The road from my house to town parallels the route of a tidal river. This river hosts lots of interesting wildlife, including various sea ducks, geese, anadramous and saltwater fishes and sometimes, seals.
So it wasn’t a great surprise to see a large animal on an ice floe. But making a sure identification was somewhat difficult. From a distance, the critter was shaped like a porcupine, hunched up in the middle. Of course it would have had to be the world’s largest porcupine. No, it was definitely a seal.
A powerful monocular usually sits in the catchall sleeve on the door of my car. But I had taken everything out recently in order to give the car a thorough cleaning and had forgotten to replace the scope. So I had to rely upon the naked eye.
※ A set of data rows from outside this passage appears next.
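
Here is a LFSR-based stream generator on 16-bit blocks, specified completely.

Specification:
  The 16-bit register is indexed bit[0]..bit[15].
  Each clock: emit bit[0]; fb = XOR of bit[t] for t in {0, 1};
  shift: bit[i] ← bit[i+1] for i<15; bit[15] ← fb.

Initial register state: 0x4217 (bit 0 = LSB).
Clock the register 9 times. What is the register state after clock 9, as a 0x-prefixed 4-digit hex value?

reg_0 = 0x4217
clock 1: out=1, reg = 0x210B
clock 2: out=1, reg = 0x1085
clock 3: out=1, reg = 0x8842
clock 4: out=0, reg = 0xC421
clock 5: out=1, reg = 0xE210
clock 6: out=0, reg = 0x7108
clock 7: out=0, reg = 0x3884
clock 8: out=0, reg = 0x1C42
clock 9: out=0, reg = 0x8E21

0x8E21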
Harbor seals have spots, though, and lack the high back that this animal displayed. This seal was of a solid, slate-gray color except that the sides appeared somewhat lighter. And it had an unusually large, bulky head. All this tells me that I was looking at a hooded seal.
With the mystery solved, I sat on some guardrails and watched the seal as it slowly slid downstream. The tide was running out and the seal was headed for the harbor. A warm, spring sun shone down on the river and the seal appeared to be enjoying the warm spell. It occasionally shifted its weight and moved its head around, as if taking in the scenery.
I imagined that the seal was enjoying itself immensely, doing what seals do on a fine, spring day. I wished that I could have stayed to watch the seal and ice floe disappear from sight, but business called. Nevertheless, I was grateful for such cheery, inspirational entertainment.